Figure 3: Two in one: Two cards—connected over the backplane via Ethernet—and a redundant power supply in a single system.

Flexible FPGA-Based I/Os
Based on field programmable gate arrays (FPGAs), the I/O interfaces can thus meet train-specific interface requirements, e.g. CAN, RS422, or RS485 without the need to design a dedicated board for each new type of train. For the train announcements, the system also features a dedicated interface card in accordance to the UIC 568 audio standard. All implemented CPU, PSU, and extension cards support the extended temperature range of -40 to +85 °C, are sealed against dust and moisture by a protective lacquer, and all components are soldered for highest resistance against shock and vibration. The use of standard components guarantees low development costs and a short implementation time. Thanks to the modular design, the system can also be extended or modified so that it is future proof for many new demands to come.

All-in-One Design—The New ZIP IT Platform
Most people will come in contact with DB’s new train IT platform ZIP via the revamped ICE portal. The train IT platform is the data hub that provides all ICE passengers with free information and entertainment, as well as a wealth of details on their current journey. Passengers can use their browsers to view travel information and access DB infotainment and entertainment offerings. An app also provides access to a wide choice of movies to watch. In addition to these passenger comfort functions, the ZIP integrates a separate server for train-specific functions such as the provisioning of diagnostic data for predictive train maintenance, the transfer of status data, and failure alerts. The IT platform, ZIP, further controls seat reservation and passenger information displays as well as train announcements. Finally, it will also be used to manage the on-board bistro—including the cash register, passenger orders, and automatic replenishment of food and drink.

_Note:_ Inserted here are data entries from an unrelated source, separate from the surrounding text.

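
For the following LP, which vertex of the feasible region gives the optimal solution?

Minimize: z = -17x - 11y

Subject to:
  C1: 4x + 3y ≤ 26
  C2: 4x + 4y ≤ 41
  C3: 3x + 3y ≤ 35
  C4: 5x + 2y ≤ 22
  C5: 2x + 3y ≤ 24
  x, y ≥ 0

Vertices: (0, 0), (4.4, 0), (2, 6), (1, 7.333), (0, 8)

Evaluate the objective at each vertex of the feasible region:
  z(0, 0) = 0
  z(4.4, 0) = -74.8
  z(2, 6) = -100  ←
  z(1, 7.333) = -97.67
  z(0, 8) = -88
The minimum is at x = 2, y = 6.

(2, 6)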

Figure 4: Jointly developed by MEN Micro and DB Fernverkehr AG, DB’s new train IT platform, ZIP, makes it possible for ICE passengers to access information and entertainment.

The Advantages of Professional Cooperation
Wolfgang Krupke, Project Manager at Deutsche Bahn, notes, “The collaboration with MEN Micro, the supplier of our ZIP platform, was very productive and we were able to discuss all issues at eye level at all times, which made the collaboration extremely efficient and fruitful. We have gladly accepted MEN’s suggestions for technical improvements as they have invariably contributed to a high-performance, stable, and scalable IT platform on ICE trains. The fact that MEN also carried out the certifications on our behalf was the icing on our professional collaboration.”

Jarvis Wenger is Product Solutions Manager, MEN Micro.